Frederick Melville, un agricultor local, describió campos donde las calabazas estaban listas para la cosecha y fueron arrasadas por completo. Sus huertos de cítricos, su principal fuente de ingresos, quedaron cortados por profundas cárcavas o enterrados en lodo después de que el río Gamtoos se desbordara el 7 de mayo. Gran parte de las mallas protectoras fueron arrastradas y el acceso sigue siendo difícil debido a la saturación del suelo.
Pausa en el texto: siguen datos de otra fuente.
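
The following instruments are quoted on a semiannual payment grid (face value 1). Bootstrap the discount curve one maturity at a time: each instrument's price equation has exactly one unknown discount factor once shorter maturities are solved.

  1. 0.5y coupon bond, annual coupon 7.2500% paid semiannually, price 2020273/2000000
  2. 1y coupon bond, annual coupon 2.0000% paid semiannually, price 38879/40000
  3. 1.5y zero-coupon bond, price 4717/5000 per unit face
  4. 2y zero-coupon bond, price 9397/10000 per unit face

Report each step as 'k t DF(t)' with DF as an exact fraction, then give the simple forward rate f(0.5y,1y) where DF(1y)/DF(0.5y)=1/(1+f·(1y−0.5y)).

step 1 [0.5y] bond c/2=29/800: DF=(2020273/2000000 − 29/800·(0))/(1+29/800) = 2437/2500 ≈ 0.974800
step 2 [1y] bond c/2=1/100: DF=(38879/40000 − 1/100·(0.974800))/(1+1/100) = 9527/10000 ≈ 0.952700
step 3 [1.5y] zero: DF = P = 4717/5000 ≈ 0.943400
step 4 [2y] zero: DF = P = 9397/10000 ≈ 0.939700

1 1/2 2437/2500
2 1 9527/10000
3 3/2 4717/5000
4 2 9397/10000
f(0.5y,1y) = ((2437/2500)/(9527/10000) − 1)/(1/2) = 442/9527 ≈ 4.6394%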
Phillip Dempsey, de la Asociación de Productores de Cítricos del Sur de África, señaló que sería prematuro realizar estimaciones de pérdidas hasta finales de esta semana o la próxima. Los campos de maíz vecinos también sufrieron daños; una parcela de 30 hectáreas podría perder alrededor de 240 toneladas, valoradas en cerca de 800.000 rands.
Trabajadores agrícolas como la familia Miggels regresaron a hogares cubiertos de espeso lodo, con muchas de sus pertenencias arruinadas. Más de 100 personas de 19 hogares se refugiaron en una iglesia local, donde la ayuda de agricultores y empresas ha proporcionado alimentos y apoyo. El municipio ha agradecido a los residentes por su asistencia mientras restaura las carreteras y el suministro eléctrico.
Gamtoos Water informó que la presa de Kouga se encuentra al 103 por ciento de su capacidad y desbordándose a un ritmo reducido de 161.000 litros por segundo.